In my real data, I conducted monthly fish sampling in a river, recording their length and weight (that I named 'unstratified data'). This data was subjected to a linear model.
I then subsampled this data, stratifying it by month and size class. This 'stratified data' also was subjected to a linear model.
Now I want to compare if parameters obtained in the models based on unstratified and stratified data are different.

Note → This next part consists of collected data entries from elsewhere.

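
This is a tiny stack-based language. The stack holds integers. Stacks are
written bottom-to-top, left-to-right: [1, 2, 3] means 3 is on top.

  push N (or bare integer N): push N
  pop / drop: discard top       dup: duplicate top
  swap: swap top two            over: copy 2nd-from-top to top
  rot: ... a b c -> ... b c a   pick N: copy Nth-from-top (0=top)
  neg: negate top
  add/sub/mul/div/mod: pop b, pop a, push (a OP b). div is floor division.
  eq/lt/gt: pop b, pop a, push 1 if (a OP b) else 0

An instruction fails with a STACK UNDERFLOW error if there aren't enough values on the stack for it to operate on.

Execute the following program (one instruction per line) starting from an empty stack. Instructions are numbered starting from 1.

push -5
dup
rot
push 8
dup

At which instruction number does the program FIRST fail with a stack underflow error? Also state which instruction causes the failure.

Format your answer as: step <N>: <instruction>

Step 1 ('push -5'): stack = [-5], depth = 1
Step 2 ('dup'): stack = [-5, -5], depth = 2
Step 3 ('rot'): needs 3 value(s) but depth is 2 — STACK UNDERFLOW

Answer: step 3: rot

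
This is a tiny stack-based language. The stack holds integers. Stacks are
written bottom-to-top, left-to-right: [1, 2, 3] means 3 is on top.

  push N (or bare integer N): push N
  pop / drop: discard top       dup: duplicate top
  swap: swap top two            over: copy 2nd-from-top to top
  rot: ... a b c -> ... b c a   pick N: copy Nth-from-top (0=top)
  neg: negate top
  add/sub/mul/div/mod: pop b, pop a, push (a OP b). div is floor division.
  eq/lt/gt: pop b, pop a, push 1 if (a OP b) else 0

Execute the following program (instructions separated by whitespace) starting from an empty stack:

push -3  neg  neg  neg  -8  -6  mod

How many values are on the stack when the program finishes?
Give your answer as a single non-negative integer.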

I produced a scrit to ilustrate the steps that I did. In this script, parameters obtained in both linear model were very similar... However, in my real data they were not.
library(dplyr)
library(detectnorm)
# set months
date = seq(as.Date("2022-09-01"), as.Date("2023-08-01"), by = "1 month")
# create dataframe of unstratified data
dat.uns = NULL
for(data in date) {
length = rnonnorm(n = 20, mean = 25, sd = 3, skew = 1, kurt = 2)

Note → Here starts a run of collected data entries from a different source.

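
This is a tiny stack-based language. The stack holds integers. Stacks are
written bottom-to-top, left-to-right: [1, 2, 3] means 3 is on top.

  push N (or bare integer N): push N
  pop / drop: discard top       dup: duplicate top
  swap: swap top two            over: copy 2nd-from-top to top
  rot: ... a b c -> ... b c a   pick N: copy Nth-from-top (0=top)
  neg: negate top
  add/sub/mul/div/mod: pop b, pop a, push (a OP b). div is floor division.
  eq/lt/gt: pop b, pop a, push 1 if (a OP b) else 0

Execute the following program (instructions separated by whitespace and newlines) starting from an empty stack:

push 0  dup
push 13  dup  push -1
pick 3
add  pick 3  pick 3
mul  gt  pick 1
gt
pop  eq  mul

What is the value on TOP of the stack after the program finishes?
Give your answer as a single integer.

Answer: 0

Derivation:
After 'push 0': [0]
After 'dup': [0, 0]
After 'push 13': [0, 0, 13]
After 'dup': [0, 0, 13, 13]
After 'push -1': [0, 0, 13, 13, -1]
After 'pick 3': [0, 0, 13, 13, -1, 0]
After 'add': [0, 0, 13, 13, -1]
After 'pick 3': [0, 0, 13, 13, -1, 0]
After 'pick 3': [0, 0, 13, 13, -1, 0, 13]
After 'mul': [0, 0, 13, 13, -1, 0]
After 'gt': [0, 0, 13, 13, 0]
After 'pick 1': [0, 0, 13, 13, 0, 13]
After 'gt': [0, 0, 13, 13, 0]
After 'pop': [0, 0, 13, 13]
After 'eq': [0, 0, 1]
After 'mul': [0, 0]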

df = data.frame(Date = data, Length = length)
dat.uns = bind_rows(dat.uns, df)
}
dat.uns$Date = as.Date(dat.uns$Date)
dat.uns$Weight = 0.001*dat.uns$Length.dat^3 #create weight data based in the cube-law
dat.uns$Class = floor(dat.uns$Length.dat/2)*2 #create size classes
str(dat.uns)
# Linear regression for unstratified data
lwr.uns = lm(log(dat.uns$Weight)~log(dat.uns$Length.dat))
summary(lwr.uns)
# subsampling unstratified data by month and size class
for(i in 1){
dat.str = dat.uns %>%
group_by(Date, Class) %>%
sample_n(min(5, n()), replace = FALSE)
}
# Linear regression for stratified data
lwr.str = lm(log(dat.str$Weight)~log(dat.str$Length.dat))
summary(lwr.str)
Since data are dependent (stratified data derives from unstratified data), how is the better way/method to compare the obtained parameters/curves?
Thank you in advance for your assistance.